Der Spawnpoint eines Bullets ist immer der selbe - oh Wunder - nämlich 1.0 Einheiten vor dem Flugzeug durch "new Vector3f(0,0,-1)". Dieser Vector wird an eine TranslationMatrix übergeben, deren Wert sich zur Bullet-Lebenszeit nicht mehr ändert (könnte man als Konstante für alle Bullets definieren). Dem Konstruktor von Bullet wird die augenblickliche View-Matrix (Abstand View zum Flugzeug) übergeben. Damit wird eine Lokale Bullet-Matrix initialisiert (this.trans.mul(trans)) und anschliessend wird diese lokale Matrix noch mit der konstanten TranslationsMatrix multipliziert (this.trans.mul(copy)). "<Bullet>.trans" enthält nun den "Spawnpoint" des Bullets.
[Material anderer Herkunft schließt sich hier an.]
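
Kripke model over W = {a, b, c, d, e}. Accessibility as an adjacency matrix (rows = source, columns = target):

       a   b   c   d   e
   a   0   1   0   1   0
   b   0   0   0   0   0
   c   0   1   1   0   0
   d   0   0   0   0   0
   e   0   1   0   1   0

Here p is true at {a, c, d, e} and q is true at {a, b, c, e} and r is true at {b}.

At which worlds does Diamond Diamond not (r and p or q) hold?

a: successors {b, d}; Diamond not (r and p or q) there: b:F, d:F. ✗
b: no successors, so Diamond Diamond not (r and p or q) fails. ✗
c: successors {b, c}; Diamond not (r and p or q) there: b:F, c:F. ✗
d: no successors, so Diamond Diamond not (r and p or q) fails. ✗
e: successors {b, d}; Diamond not (r and p or q) there: b:F, d:F. ✗

∅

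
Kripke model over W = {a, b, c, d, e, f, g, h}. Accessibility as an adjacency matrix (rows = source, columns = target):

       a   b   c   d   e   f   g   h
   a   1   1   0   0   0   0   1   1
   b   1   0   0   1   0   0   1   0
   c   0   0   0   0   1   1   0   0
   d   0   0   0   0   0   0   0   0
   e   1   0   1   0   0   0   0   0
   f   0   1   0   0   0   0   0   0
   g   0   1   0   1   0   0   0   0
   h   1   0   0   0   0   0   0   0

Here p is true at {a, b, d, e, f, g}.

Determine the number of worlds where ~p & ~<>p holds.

0

a: ~p is F, ~<>p is F. ✗
b: ~p is F, ~<>p is F. ✗
c: ~p is T, ~<>p is F. ✗
d: ~p is F, ~<>p is T. ✗
e: ~p is F, ~<>p is F. ✗
f: ~p is F, ~<>p is F. ✗
g: ~p is F, ~<>p is F. ✗
h: ~p is T, ~<>p is F. ✗
Satisfying worlds: ∅.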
Mit jedem durchlauf von "<bullet>.move()" wird diesem Point erneut der Bewegungsvektor (welcher immernoch 0,0,-1 ist) aufmultipliziert (trans.mul(copy)).
Mit <Transform3D>.mul() kann man also 2 Transformationsmatritzen miteinander multiplizieren. Für Laien ausgedrückt: Damit bewegt man Objekte um einen definierten Vektor.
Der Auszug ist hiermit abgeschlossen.